The recycling process starts in the field, on the wind farms. Once removed from the wind turbines, the blades are cut and loaded onto trucks that take them to a site where powerful machines shred them into smaller pieces. These pieces are then transported to a Veolia plant in Missouri, where they are further shredded until they are the size of small pebbles.
“We have to apply a very specific recipe," explains Bob Cappadona. "We have a range of shredding and grinding equipment that allows us to reduce the blades to acceptable sizes and shapes for going into the cement kilns."
Thanks to this process, Veolia is managing to recover more than 90% of the weight of the blades: 65% in the form of a raw material, replacing sand, clay and other materials, and 28% as an alternative fuel, replacing coal to provide the energy needed for the chemical reaction in the cement kiln.

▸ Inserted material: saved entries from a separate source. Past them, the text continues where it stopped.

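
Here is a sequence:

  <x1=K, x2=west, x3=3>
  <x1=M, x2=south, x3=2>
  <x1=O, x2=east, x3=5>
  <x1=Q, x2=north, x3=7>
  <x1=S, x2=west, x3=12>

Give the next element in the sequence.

<x1=U, x2=south, x3=19>

X1 goes K, M, O, Q, S → U (letters move forward 2 places in the alphabet).
X2: west, south, east, north, west → south (repeats west → south → east → north).
For the x3, each term is the sum of the two before it: 3, 2, 5, 7, 12 → 19.
So the next element is <x1=U, x2=south, x3=19>.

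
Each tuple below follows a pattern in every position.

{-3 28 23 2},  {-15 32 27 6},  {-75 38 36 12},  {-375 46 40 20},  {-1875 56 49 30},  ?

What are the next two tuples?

{-9375 68 53 42}, {-46875 82 62 56}

First coordinate goes -3, -15, -75, -375, -1875 → -9375 → -46875 (×5 each step).
For the second coordinate, differences are 4, 6, 8, … (increasing by 2 each time): 28, 32, 38, 46, 56 → 68 → 82.
Third coordinate: alternating steps +4, +9, +4, +9, …; 23, 27, 36, 40, 49 → 53 → 62.
Fourth coordinate: 2, 6, 12, 20, 30 → 42 → 56 (differences are 4, 6, 8, … (increasing by 2 each time)).
So the next two tuples are {-9375 68 53 42} and {-46875 82 62 56}.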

The cement produced in this way has exactly the same properties as traditional cement.
By recycling decommissioned blades in this way, Veolia and GE Renewable Energy are providing both a solution to the problem of end-of-life wind turbine management and valuable assistance to cement manufacturers trying to reduce their carbon footprint.
An environmental impact analysis conducted by Quantis U.S., a sustainable development consulting firm, estimates that recycling the blades by co-processing in cement kilns would reduce CO2 emissions by 27%.
Under the contract, which is unique in the U.S. wind industry, Veolia and GE Renewable Energy plan to recycle thousands of wind turbine blades over the coming years.